Computational Optimal Transport via Operator Splitting — Analysis, Implementation, and Applications
Tid: On 2025-10-15 kl 14.00
Plats: F3 (Flodis), Lindstedtsvägen 26 & 28, Stockholm
Språk: Engelska
Ämnesområde: Elektro- och systemteknik
Respondent: Jacob Lindbäck , Reglerteknik
Opponent: Professor Nicolas Courty, IRISA, Université de Bretagne Sud, Vannes, France
Handledare: Professor Mikael Johansson, Reglerteknik
QC 20250918
Abstract
This thesis develops scalable and theoretically grounded algorithms for optimal transport (OT) using operator splitting. The central theme is to exploit the structural properties of OT and the constraints imposed by modern hardware to derive algorithms that mitigate key implementation bottlenecks in large-scale applications. The thesis is based on four main works.
First, the Douglas–Rachford splitting method is applied to unregularized OT. Through careful splitting design, we obtain an algorithm that combines favorable global convergence rates while being well-suited for GPU computations. Moreover, the approach avoids hyperparameters that often cause numerical instability in other OT methods, and is particularly well-suited for low-precision arithmetic, now ubiquitous in machine learning applications. The theoretical guarantees are complemented by numerical benchmarks, demonstrating that the algorithm is faster than the state-of-the-art on a range of problem instances.
Second, we extend this framework to handle a broad class of regularizers, including group lasso and quadratic regularization.

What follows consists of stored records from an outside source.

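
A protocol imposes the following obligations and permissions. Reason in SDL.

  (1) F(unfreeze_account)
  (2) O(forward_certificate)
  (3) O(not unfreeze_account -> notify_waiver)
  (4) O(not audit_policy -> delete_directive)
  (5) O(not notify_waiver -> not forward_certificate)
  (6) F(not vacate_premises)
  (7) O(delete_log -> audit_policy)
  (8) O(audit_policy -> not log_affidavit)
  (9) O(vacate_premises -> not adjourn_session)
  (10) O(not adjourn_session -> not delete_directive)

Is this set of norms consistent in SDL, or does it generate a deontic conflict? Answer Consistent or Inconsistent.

Premise 5 is O(not notify_waiver -> not forward_certificate), but O(not notify_waiver) is not derivable from the premises, so it does not yield O(not forward_certificate).
So O(not forward_certificate) is not derivable, and the apparent clash with O(forward_certificate) does not arise.
A world satisfying every obligation exists (e.g. adjourn_session=false, audit_policy=true, delete_directive=false, delete_log=false, forward_certificate=true, log_affidavit=false, notify_waiver=true, unfreeze_account=false, vacate_premises=true); no atom is both obligatory and forbidden, so the set is consistent.

Consistent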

The algorithm derived in the first work is readily adapted to this class, and we show that the analysis and the GPU implementation generalize to this setting. Additional tight local convergence guarantees are also added. Numerical experiments confirm the efficiency of the algorithm, achieving 10–100x faster computation times than the state-of-the-art for a wide range of problem instances.
Third, we introduce an asynchronous three-operator splitting scheme for trans- portation problems with nonlinear but differentiable costs, with the Gromov–Wasserstein problem as a special case. This algorithm removes synchronization bottlenecks by reusing gradients—a feature particularly useful when gradient evaluations dominate overall complexity. Its analysis extends classical operator-splitting theory to asynchronous settings in a novel manner, and these results are complemented by guarantees for the non-convex case. Applying the resulting algorithm to several real-world problems demonstrates that the method is highly efficient while yielding accurate solutions.
Finally, we develop additional local convergence guarantees that account for the sparsity structure of OT solutions. Under mild assumptions, the algorithm identifies the correct sparsity pattern in finitely many iterations, after which faster linear convergence dominates. Moreover, we relate the local rate to graph-theoretical properties of the solution. This analysis not only refines the theoretical understanding of splitting methods for OT but also suggests principled strategies for stepsize tuning.
Taken together, these contributions advance the theoretical understanding of splitting methods for optimal transport, while improving their practical usability, enabling their application to a variety of OT problems at greater scales.